SBP: the Scannerless Boolean Parser

16-Aug: A new snapshot is here.

Update: [29-July-2006]

Error handling has been massively improved. Here's an example parsing from a substantial portion of the Java 1.5 grammar. The input is missing a closing angle-bracket on a generic type definition. Click on the image to view full size. Type make java15 after a checkout to try it yourself.

Update: [22-July-2006]

The API has been finalized and includes a decent example/mini-tutorial.

Update: [17-July-2006]

There is now a mailing list.

Update: [05-July-2006]

The reflective grammar-to-java bindings are complete, so SBP is now vastly easier to use. You can find example code here and the companion grammar here.

What is it?

The Scannerless Boolean Parser (SBP) is a scannerless parser for boolean grammars (a superset of context-free grammars). It is written in Java and emits Java source code.

What is interesting about it?

SBP deliberately sacrifices performance in favor of ease of extensibility.

Since it is an implementation of the (modified) Lang-Tomita GLR algorithm, SBP supports all context-free languages.

It is scannerless (does not require a lexer). This allows it to easily handle languages which have non-regular lexical structure or lack a clear lexer-parser distinction, such as TeX, XML, RFC1738 (URLs), ASN.1, SMTP headers, and Wiki markup.

In addition to the juxtaposition and union operators provided in context-free languages, SBP supports grammars which use the intersection operator (conjunctive grammars) and the complement operator (boolean grammars).

What features does it have?

Features fully implemented are in green; those partially implemented are in orange; those unimplemented (but planned) are in red.

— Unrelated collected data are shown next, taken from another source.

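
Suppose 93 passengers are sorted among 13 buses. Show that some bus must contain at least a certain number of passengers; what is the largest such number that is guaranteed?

8

By the pigeonhole principle, the 13 buses are the holes and the 93 passengers are the pigeons.
If every bus held at most 7 passengers, the total would be at most 13 × 7 = 91, which is less than 93.
So some bus holds at least ⌈93/13⌉ = 8 passengers.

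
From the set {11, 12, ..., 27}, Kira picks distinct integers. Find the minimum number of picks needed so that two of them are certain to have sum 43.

Two chosen integers sum to 43 exactly when both halves of some pair {x, 43−x} with 16 ≤ x ≤ 43−x ≤ 27 are chosen — 6 such pairs.
The remaining 5 elements (those with no distinct partner in range) can never complete a 43-sum, so the worst case takes all of them and one from each pair: 5 + 6 = 11.
The 12th integer has to be the second member of some pair, so 11 + 1 = 12.

12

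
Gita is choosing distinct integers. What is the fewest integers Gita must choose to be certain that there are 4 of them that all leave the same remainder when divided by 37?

The 37 residue classes mod 37 are the pigeonholes.
With 111 integers one could put 3 in each residue class and have no class reach 4.
The 112th integer pushes some class to 4, so 37·3 + 1 = 112.

112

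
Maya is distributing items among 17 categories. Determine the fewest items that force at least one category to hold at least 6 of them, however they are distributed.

86

With 85 items one could put exactly 5 in each of the 17 categories, and no category would reach 6.
By the pigeonhole principle, one more item must land in a category that already has 5, giving it 6.
So 17 × 5 + 1 = 86 items are required.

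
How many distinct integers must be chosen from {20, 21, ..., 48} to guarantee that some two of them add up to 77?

Group the elements by complementary pair {x, 77−x}: {29,48}, {30,47}, {31,46}, …, giving 10 two-element pairs and 9 integers whose partner 77−x falls outside [20,48].
By pigeonhole, treating each of those 19 groups as a pigeonhole, one can pick one integer per group — 19 integers — with no two summing to 77.
The 20th integer lands in an occupied pair, forcing a sum of 77.

20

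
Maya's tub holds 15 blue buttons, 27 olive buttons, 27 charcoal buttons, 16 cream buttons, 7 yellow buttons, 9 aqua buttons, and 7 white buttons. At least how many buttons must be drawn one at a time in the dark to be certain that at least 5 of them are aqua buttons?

104

In the worst case for collecting aqua buttons, every non-aqua button comes out first.
There are 15 + 27 + 27 + 16 + 7 + 7 = 99 non-aqua buttons altogether.
After those, each further button must be aqua, so 99 + 5 = 104 draws guarantee 5 aqua buttons.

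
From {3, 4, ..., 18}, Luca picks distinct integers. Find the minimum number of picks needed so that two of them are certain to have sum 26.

Two chosen integers sum to 26 exactly when both halves of some pair {x, 26−x} with 8 ≤ x ≤ 26−x ≤ 18 are chosen — 5 such pairs.
The remaining 6 elements (those with no distinct partner in range) can never complete a 26-sum, so the worst case takes all of them and one from each pair: 6 + 5 = 11.
By the pigeonhole principle, the 12th integer has to be the second member of some pair, so 11 + 1 = 12.

12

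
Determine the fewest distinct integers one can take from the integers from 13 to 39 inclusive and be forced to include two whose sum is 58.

18

Two chosen integers sum to 58 exactly when both halves of some pair {x, 58−x} with 19 ≤ x ≤ 58−x ≤ 39 are chosen — 10 such pairs.
The remaining 7 elements (those with no distinct partner in range) can never complete a 58-sum, so the worst case takes all of them and one from each pair: 7 + 10 = 17.
By pigeonhole, the 18th integer has to be the second member of some pair, so 17 + 1 = 18.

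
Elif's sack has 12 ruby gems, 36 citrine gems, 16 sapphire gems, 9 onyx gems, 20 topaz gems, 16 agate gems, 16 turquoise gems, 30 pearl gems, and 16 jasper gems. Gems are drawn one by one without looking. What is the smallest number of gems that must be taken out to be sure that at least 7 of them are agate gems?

162

In the worst case for collecting agate gems, every non-agate gem comes out first.
There are 12 + 36 + 16 + 9 + 20 + 16 + 30 + 16 = 155 non-agate gems altogether.
After those, each further gem must be agate, so 155 + 7 = 162 draws guarantee 7 agate gems.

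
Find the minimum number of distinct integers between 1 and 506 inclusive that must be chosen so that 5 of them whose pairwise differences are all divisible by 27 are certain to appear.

Integers whose pairwise differences are multiples of 27 are exactly those sharing a remainder mod 27. The 27 residue classes mod 27 are the pigeonholes.
With 108 integers one could put 4 in each residue class and have no class reach 5.
The 109th integer pushes some class to 5, so 27·4 + 1 = 109.

109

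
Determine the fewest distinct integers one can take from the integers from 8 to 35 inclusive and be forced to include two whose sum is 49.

Two chosen integers sum to 49 exactly when both halves of some pair {x, 49−x} with 14 ≤ x ≤ 49−x ≤ 35 are chosen — 11 such pairs.
The remaining 6 elements (those with no distinct partner in range) can never complete a 49-sum, so the worst case takes all of them and one from each pair: 6 + 11 = 17.
By the pigeonhole principle, the 18th integer has to be the second member of some pair, so 17 + 1 = 18.

18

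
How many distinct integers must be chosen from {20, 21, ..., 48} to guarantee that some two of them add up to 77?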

An implementation of the Lang-Tomita GLR parsing algorithm
- Including Johnstone & Scott's RNGLR algorithm for epsilon-productions
- Visser's extensions for scannerless parsing
  - Follow, Avoid, Prefer, Reject constraints
  - Character ranges
  - Automatic insertion of whitespace/comments
- Any topological space can be used as an alphabet (need not be discrete)
  - Unicode
  - Trees
- Associativity constraints on n-ary operators
Ability to parse a wide variety of grammars in O(n³) time:
- all context-free grammars
- epsilon productions, included in the parse forest
- circularities, included in the parse forest.
- Regular expression operators ( *, ?, + )
- conjunctive grammars (intersection operator)
- boolean grammars (intersection, intersect-with-complement, and generalized-complement)
Facilitates experimenting with grammars
- Interpreted mode, in which the parse table is interpreted directly, eliminating the need for a compiler and making it easier for grammars to operate on grammars.
- Simple API makes it easy to generate, analyze, and modify grammars programmatically.
  - Components of a grammar (nonterminals, productions, etc) represented as objects
  - composite elements implement Iterable<T>
- Compiled mode, in which Java source code is emitted; compiling this code yields a parser. The resulting parser is much faster.

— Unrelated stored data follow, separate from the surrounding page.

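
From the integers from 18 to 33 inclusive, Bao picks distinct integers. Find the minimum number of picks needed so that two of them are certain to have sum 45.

Two chosen integers sum to 45 exactly when both halves of some pair {x, 45−x} with 18 ≤ x ≤ 45−x ≤ 27 are chosen — 5 such pairs.
The remaining 6 elements (those with no distinct partner in range) can never complete a 45-sum, so the worst case takes all of them and one from each pair: 6 + 5 = 11.
By the pigeonhole principle, the 12th integer has to be the second member of some pair, so 11 + 1 = 12.

12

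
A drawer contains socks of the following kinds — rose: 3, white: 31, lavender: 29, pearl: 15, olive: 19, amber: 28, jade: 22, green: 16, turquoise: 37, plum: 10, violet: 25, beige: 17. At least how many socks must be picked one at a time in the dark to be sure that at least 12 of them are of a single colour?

124

Pigeonhole: the 12 colours are the holes; the socks drawn are the pigeons.
To avoid 12 of any one colour, the worst case takes at most 11 of each colour, or every sock of a colour that has fewer than 11.
That gives 3 + 11 + 11 + 11 + 11 + 11 + 11 + 11 + 11 + 10 + 11 + 11 = 123 socks with no colour reaching 12.
The next sock forces some colour to 12, so 123 + 1 = 124.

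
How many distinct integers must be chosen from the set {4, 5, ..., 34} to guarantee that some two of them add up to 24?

24

Two chosen integers sum to 24 exactly when both halves of some pair {x, 24−x} with 4 ≤ x ≤ 24−x ≤ 20 are chosen — 8 such pairs.
The remaining 15 elements (those with no distinct partner in range) can never complete a 24-sum, so the worst case takes all of them and one from each pair: 15 + 8 = 23.
Pigeonhole: the 24th integer has to be the second member of some pair, so 23 + 1 = 24.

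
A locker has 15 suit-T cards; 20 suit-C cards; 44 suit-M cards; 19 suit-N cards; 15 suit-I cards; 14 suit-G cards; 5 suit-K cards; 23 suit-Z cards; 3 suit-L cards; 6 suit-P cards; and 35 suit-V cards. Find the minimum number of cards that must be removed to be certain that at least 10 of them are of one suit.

87

The 11 suits are the holes; the cards drawn are the pigeons.
To avoid 10 of any one suit, the worst case takes at most 9 of each suit, or every card of a suit that has fewer than 9.
That gives 9 + 9 + 9 + 9 + 9 + 9 + 5 + 9 + 3 + 6 + 9 = 86 cards with no suit reaching 10.
The next card forces some suit to 10, so 86 + 1 = 87.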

What is it deliberately missing?

Semantic actions; the only option is to return a parse forest.
- This keeps the grammar specification language-neutral.
- A grammar can, however, indicate that certain parts of the parse tree should be dropped.

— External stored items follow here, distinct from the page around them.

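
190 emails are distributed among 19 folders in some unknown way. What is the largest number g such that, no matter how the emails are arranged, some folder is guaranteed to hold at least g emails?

10

By pigeonhole, the 19 folders are the holes and the 190 emails are the pigeons.
If every folder held at most 9 emails, the total would be at most 19 × 9 = 171, which is less than 190.
So some folder holds at least ⌈190/19⌉ = 10 emails.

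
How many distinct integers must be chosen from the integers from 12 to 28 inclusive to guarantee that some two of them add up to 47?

Group the elements by complementary pair {x, 47−x}: {19,28}, {20,27}, {21,26}, …, giving 5 two-element pairs and 7 integers whose partner 47−x falls outside [12,28].
Pigeonhole: treating each of those 12 groups as a pigeonhole, one can pick one integer per group — 12 integers — with no two summing to 47.
The 13th integer lands in an occupied pair, forcing a sum of 47.

13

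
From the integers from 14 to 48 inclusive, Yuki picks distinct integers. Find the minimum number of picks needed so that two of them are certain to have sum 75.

25

Group the elements by complementary pair {x, 75−x}: {27,48}, {28,47}, {29,46}, …, giving 11 two-element pairs and 13 integers whose partner 75−x falls outside [14,48].
By pigeonhole, treating each of those 24 groups as a pigeonhole, one can pick one integer per group — 24 integers — with no two summing to 75.
The 25th integer lands in an occupied pair, forcing a sum of 75.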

What features would be nice to have?

~~Drop Farshi's algorithm and use GRMLR~~. Done!
An implementation of the McPeak-Necula optimization for bounded-depth determinism.
Lazy parse trees, to decrease the space requirements from o(n) to o(1) [but still O(n)].
Consider implementing Aycock-Horspool unrolling. Improves performance with only highly localized increase in algorithmic complexity. Subsumes many other optimizations.

What are the long term goals?

As we come to a more mature understanding of the pragmatic aspects of boolean grammars, a long-term goal is to migrate support for these features to existing high-performance GLR implementations (Elkhound, bison-glr).

Where can I read more about it?

The README file is the best place to start
After that, be sure to read jargon.txt
The javadoc is the best description of the API
There's a tentative metagrammar, written in itself.
You can also get slides from my talk at the OSQ Lunch on 02-Nov-2005, though some of the stuff (specifically what SBP can and cannot do) is outdated.
A preprint of one of my conference submissions.

Where can I get it?

The color coding above accurately reflects the state of the implementation (11-Dec-2005). However, in its current state it is a bit messy, and may require a bit of fiddling to get it to do what you want. This situation should improve in the next few weeks as I am done adding features (for now) and am currently focusing on reliability, cleanliness, and performance.

SBP is available under the BSD license.

You can download a snapshot (11-Dec-2005) here. The parser-generator requires Java 1.5 or later; the Java code it emits should run on any Java 1.1+ JVM. After unpacking the archive, simply type make to compile SBP and run the regression tests.